It's been clear for years that there's no room for RINO's (Republicans In Name Only) in Rush Limbaugh's Republican party, and Rush made his opinion very clear: "It's ultimately good. You're weeding out people who aren't really Republicans."
But while Rush was weeding his garden, other Republicans offered more thoughtful comments. In a written opinion the New York Times, Sen. Olympia Snowe (R-Maine) gave voice to the frustration of moderate Republicans:
There is no plausible scenario under which Republicans can grow into a majority while shrinking our ideological confines and continuing to retract into a regional party. Ideological purity is not the ticket back to the promised land of governing majorities — indeed, it was when we began to emphasize social issues to the detriment of some of our basic tenets as a party that we encountered an electoral backlash.
Specter and Snowe recently received a great deal of publicity when they voted, along with Susan Collins (R-Maine), in favor of Obama's stimulus plan. So it's not surprising that Snowe would come to Specter's defense. But they have more in common than their vote on a single bill.
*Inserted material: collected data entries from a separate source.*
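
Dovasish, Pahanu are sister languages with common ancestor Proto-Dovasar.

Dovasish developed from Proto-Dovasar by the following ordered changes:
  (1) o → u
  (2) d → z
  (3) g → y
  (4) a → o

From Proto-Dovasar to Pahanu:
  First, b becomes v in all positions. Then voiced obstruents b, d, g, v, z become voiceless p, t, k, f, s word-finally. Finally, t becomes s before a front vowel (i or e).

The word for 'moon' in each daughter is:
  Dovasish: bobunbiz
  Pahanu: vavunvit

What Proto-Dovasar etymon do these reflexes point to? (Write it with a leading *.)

Position 2: Dovasish has o, Pahanu has a. Pahanu preserves a here (none of its changes turn any other segment into a), so the proto-segment is *a.
Position 1: Dovasish has b, Pahanu has v. Dovasish preserves b here (none of its changes turn any other segment into b), so the proto-segment is *b.
Position 8: Dovasish has z, Pahanu has t. Taking the neighbouring segments as reconstructed: Dovasish z could go back to *d or *z; Pahanu t could go back to *t or *d — the one source consistent with every daughter is *d.
Verify the candidate proto-form against each daughter:
Dovasish: *babunbid
  babunbid (rule 1 does not apply)
  babunbid → babunbiz   [unconditioned shift]
  babunbiz (rule 3 does not apply)
  babunbiz → bobunbiz   [vowel merger]
  giving Dovasish bobunbiz.
Pahanu: *babunbid
  babunbid → vavunvid   [unconditioned shift]
  vavunvid → vavunvit   [final devoicing]
  vavunvit (rule 3 does not apply)
  giving Pahanu vavunvit.
*babunbid is the unique common source.

*babunbid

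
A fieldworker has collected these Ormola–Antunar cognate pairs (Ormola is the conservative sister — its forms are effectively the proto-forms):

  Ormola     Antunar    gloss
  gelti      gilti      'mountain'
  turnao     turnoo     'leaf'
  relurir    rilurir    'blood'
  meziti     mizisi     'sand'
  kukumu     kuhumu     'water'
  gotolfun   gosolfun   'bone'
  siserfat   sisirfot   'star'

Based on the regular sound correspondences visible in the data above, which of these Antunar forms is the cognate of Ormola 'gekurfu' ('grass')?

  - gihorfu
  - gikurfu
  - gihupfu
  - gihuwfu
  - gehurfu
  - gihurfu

gihurfu

gelti ~ gilti, relurir ~ rilurir — Ormola e corresponds to Antunar i after a consonant, before a consonant other than r, m, n, p, b, f, v.
kukumu ~ kuhumu — Ormola k corresponds to Antunar h between vowels (before a back vowel).
Applying these to Ormola 'gekurfu':
  gekurfu → gikurfu   (e→i after a consonant, before a consonant other than r, m, n, p, b, f, v)
  gikurfu → gihurfu   (k→h between vowels (before a back vowel))
So the Antunar cognate is 'gihurfu'.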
They are both on the hit list of the conservative "Club for Growth," an organization that targets moderate GOP incumbents who do not adhere to their narrow agenda. The group has a very specific method they use to control voter "choice." By funding the primary campaign of far-right Republican challengers, they make certain they get "true" Republicans on the ballot; even if it means the Republican party ultimately loses the election. It's kind of like "weeding the garden" with money...lots of money.
But the more interesting story is how Specter and Snowe came to be on the Club for Growth's "RINO Watch" in the first place. It wasn't because they betrayed the trust of Senate Republicans determined to defeat Obama's reckless stimulus spending, in a valiant effort to balance the budget. On the contrary.
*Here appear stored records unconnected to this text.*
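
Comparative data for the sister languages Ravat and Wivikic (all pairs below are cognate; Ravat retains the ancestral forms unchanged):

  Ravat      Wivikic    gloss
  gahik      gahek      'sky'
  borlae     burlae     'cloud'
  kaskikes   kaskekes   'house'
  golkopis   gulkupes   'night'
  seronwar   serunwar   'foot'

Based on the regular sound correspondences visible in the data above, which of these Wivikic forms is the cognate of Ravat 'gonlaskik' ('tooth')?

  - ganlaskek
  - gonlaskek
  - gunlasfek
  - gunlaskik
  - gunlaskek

gunlaskek

seronwar ~ serunwar — Ravat o corresponds to Wivikic u after a consonant, before a nasal.
gahik ~ gahek, kaskikes ~ kaskekes — Ravat i corresponds to Wivikic e after a consonant, before a consonant other than r, m, n, p, b, f, v.
Applying these to Ravat 'gonlaskik':
  gonlaskik → gunlaskik   (o→u after a consonant, before a nasal)
  gunlaskik → gunlaskek   (i→e after a consonant, before a consonant other than r, m, n, p, b, f, v)
So the Wivikic cognate is 'gunlaskek'.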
More than eight years ago, when the first of the Bush tax cuts was under consideration. Olympia Snowe had the audacity to suggest something new: include a "trigger" that ties tax cuts to surpluses (For those of you that don't recall, "budget surplus" is an obsolete political term that goes back to the Clinton years).
The idea was simple: the "trigger" would have delayed spending for new government programs and "phased-in" tax cuts until the surplus reached specified levels. In other words, taxes would be cut only in proportion to spending, and only as long as the plan to reduce the national debt was on schedule.
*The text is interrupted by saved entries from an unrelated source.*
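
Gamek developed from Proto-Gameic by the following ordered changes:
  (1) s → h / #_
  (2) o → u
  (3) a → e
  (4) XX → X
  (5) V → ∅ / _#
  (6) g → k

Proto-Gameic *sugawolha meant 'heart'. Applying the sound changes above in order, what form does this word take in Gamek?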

By proposing the trigger (S. Con. Res. 21), Sen. Snowe was, in effect, "nominating herself as an early possible target" of the newly formed Club for Growth. Among the other 10 Senators supporting Snowe's bipartisan proposal: Sen. Specter and Sen. Collins.
Needless to say, Sen. Snowe's proposal to control government spending didn't make it into the Bush tax legislation (Economic Growth and Tax Relief Reconciliation Act of 2001). The "true" Republicans were in charge, and the era of big spending, big government, and big deficits was underway.